The Australian Communications and Media Authority offered up a range of higher spectrum mobile networks in their latest auction, and Telstra, Optus, and TPG were quick to take up the chance to expand their growing 4G networks.

 

TPG

Telstra bought 2x20MHz lots in the 700MHz hand and 2x40MHz lots in the 2.5GHz band (for $1.3 billion), Optus bought 2x10Mhz lots in the 700MHz band and 2x20MHz lots in the 2.5GHz band (for $649 million), while TPG bought 2x10MHz lots in the 2.5GHz band.

This is a relatively small amount for a provider to buy, and as of yet it’s unclear exactly what TPG plan to do with it. However, if TPG are looking into buying 4G networks, it would be a subtle yet significant shift within the mobile market and the way we access our data.

4G networks exploded on the Australian market last year with the announcement that Telstra would offer the HTC Velocity 4G on a 4G network - the first one available in Australia. To begin with, the announcement was exciting on the surface but far too shallow to provide much enjoyment for users: the 4G coverage networks were predominantly only available in the CBD of major Australian cities, and the limited number of devices that could access it put a further halt in the accessibility and usability of 4G networks.

However, as the months went on, Telstra’s 4G network expanded and Optus got in on the action, too, offering both cheap devices to access the 4G network on and wholesale options for other providers, like Virgin mobile, to be able to offer 4G on their services as well.

Click here to read more about Optus’s 4G plans, or call Optus on 1300 137 897.

Now, there’s a much larger range of providers who offer 4G networks in Australia. Telstra, Optus, and Vodafone all have their own networks, while Virgin Mobile, Exetel, and iiNet piggyback off Optus’s network in order to be able to provide the service to their customers.

However, TPG will be a new and interesting addition to the field based on a couple of points. To begin with, they will own their own network outright, rather than negotiating with Optus as to how much speed and spectrum they are allowed, giving them and their customers more flexibility and very possibly a better service.

Additionally, they are, at this stage, predominantly a no-phone/no-contract provider. This means that TPG do not sell phones as part of their plan, and they also do not sell their plans on a contract. Instead, they offer very low cost plans on three basic tiers, ranging from $9.99 for the light user to $34.99 for the heavy user. Customers can then pick a plan that suits them and use it on their phone that they already own outright, and more and more, these phones will be 4G capable.

Click here to read about buying a phone outright.

As 4G becomes, like 3G, a regular feature on most hardware, the number of people who want to be able to access fast 4G without signing up to a long term contract will increase. In general, Australians (along with the rest of the world!) prefer the flexibility and control that comes with a 0-month contract. While it is impossible for a provider to supply you with a phone on a 0-month contract (as they have no guarantee that you will stay with their company, eventually allowing them to make their margins), the advantages of a no contract plan are manifold.
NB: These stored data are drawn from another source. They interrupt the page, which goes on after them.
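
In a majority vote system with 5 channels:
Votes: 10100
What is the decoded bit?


Ones: 2 out of 5
Threshold: 3

0 (2/5 voted 1)


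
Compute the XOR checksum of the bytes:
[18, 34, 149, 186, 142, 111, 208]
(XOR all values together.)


XOR chain: 18 ^ 34 ^ 149 ^ 186 ^ 142 ^ 111 ^ 208 = 46

46


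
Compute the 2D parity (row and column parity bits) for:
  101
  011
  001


Row parities: 001
Column parities: 111

Row P: 001, Col P: 111, Corner: 1


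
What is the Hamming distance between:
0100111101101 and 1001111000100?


XOR: 1101000101001
Count of 1s: 6

6


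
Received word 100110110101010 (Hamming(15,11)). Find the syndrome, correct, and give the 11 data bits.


Syndrome = 7: error at position 7

Data: 01000101010 (corrected bit 7)


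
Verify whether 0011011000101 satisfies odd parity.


Number of 1s: 6

No, parity error (6 ones)


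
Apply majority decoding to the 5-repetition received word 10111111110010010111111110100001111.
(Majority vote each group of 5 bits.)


Groups: 10111, 11111, 00100, 10111, 11111, 01000, 01111
Majority votes: 1101101

1101101


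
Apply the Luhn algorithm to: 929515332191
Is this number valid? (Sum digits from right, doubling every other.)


Luhn sum = 56
56 mod 10 = 6

Invalid (Luhn sum mod 10 = 6)


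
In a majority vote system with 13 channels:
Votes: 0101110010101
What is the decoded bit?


Ones: 7 out of 13
Threshold: 7

1 (7/13 voted 1)


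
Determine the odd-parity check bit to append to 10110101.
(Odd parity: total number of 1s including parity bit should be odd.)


Number of 1s in data: 5
Parity bit: 0

0


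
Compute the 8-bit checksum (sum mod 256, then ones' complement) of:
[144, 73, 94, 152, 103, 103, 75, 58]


Sum = 802 mod 256 = 34
Complement = 221

221


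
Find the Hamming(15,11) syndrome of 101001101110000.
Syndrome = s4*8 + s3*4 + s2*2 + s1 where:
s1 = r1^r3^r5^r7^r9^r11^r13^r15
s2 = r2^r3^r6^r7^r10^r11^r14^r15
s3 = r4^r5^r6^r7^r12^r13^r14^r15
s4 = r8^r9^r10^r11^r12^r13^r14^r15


s1=1, s2=1, s3=0, s4=1

Syndrome = 11 (error at position 11)


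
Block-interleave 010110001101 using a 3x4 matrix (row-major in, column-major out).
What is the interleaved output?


Matrix:
  0101
  1000
  1101
Read columns: 011101000101

011101000101


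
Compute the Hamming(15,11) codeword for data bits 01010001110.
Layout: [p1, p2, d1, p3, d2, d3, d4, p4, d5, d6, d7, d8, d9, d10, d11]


Parity bits: p1=1, p2=0, p3=1, p4=1

100110110001110


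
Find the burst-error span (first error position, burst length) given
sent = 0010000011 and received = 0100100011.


XOR: 0110100000

Burst at position 1, length 4


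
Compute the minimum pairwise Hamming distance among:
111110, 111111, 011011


Comparing all pairs, minimum distance: 1
Can detect 0 errors, correct 0 errors

1


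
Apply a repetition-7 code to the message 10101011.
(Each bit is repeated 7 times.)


Each bit -> 7 copies

11111110000000111111100000001111111000000011111111111111


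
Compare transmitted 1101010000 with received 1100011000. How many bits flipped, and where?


XOR: 0001001000

2 error(s) at position(s): 3, 6


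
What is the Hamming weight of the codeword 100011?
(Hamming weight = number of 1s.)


Counting 1s in 100011

3


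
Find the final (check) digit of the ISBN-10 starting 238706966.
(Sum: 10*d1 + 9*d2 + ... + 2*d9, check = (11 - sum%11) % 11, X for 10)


Weighted sum: 256
256 mod 11 = 3

Check digit: 8


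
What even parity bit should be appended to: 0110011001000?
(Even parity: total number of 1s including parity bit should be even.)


Number of 1s in data: 5
Parity bit: 1

1


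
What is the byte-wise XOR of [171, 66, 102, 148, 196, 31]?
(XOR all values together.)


XOR chain: 171 ^ 66 ^ 102 ^ 148 ^ 196 ^ 31 = 192

192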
Trying out a provider on a one month contract is a great thing for customers (if not for providers!). It means that providers have to actively prove that their service is usable and suitable in order to maintain your business. If after a month has passed, the customer has any number of issues with the service - the speed, the rate at which they use their credit, the customer service, the coverage, and even unexpected bill shock - it is a simple task to close the account and move on to another provider. And, unlike broadband connections, the set-up fees for a new mobile plan are minute: usually a new SIM costs $2.

No contract plans are a great way to ensure that you remain in control of your plan, and the knowledge that TPG (along with Amaysim, who also provide 0-month contracts) may soon provide 4G coverage available on those 0-month plans makes the concept even more attractive. Hopefully, TPG and Amaysim will hurry to keep up with the new quantities of mobiles being released that have 4G compatibility, and soon it won’t just be those willing to commit to a provider for two years who are enjoying the fast speeds of 4G.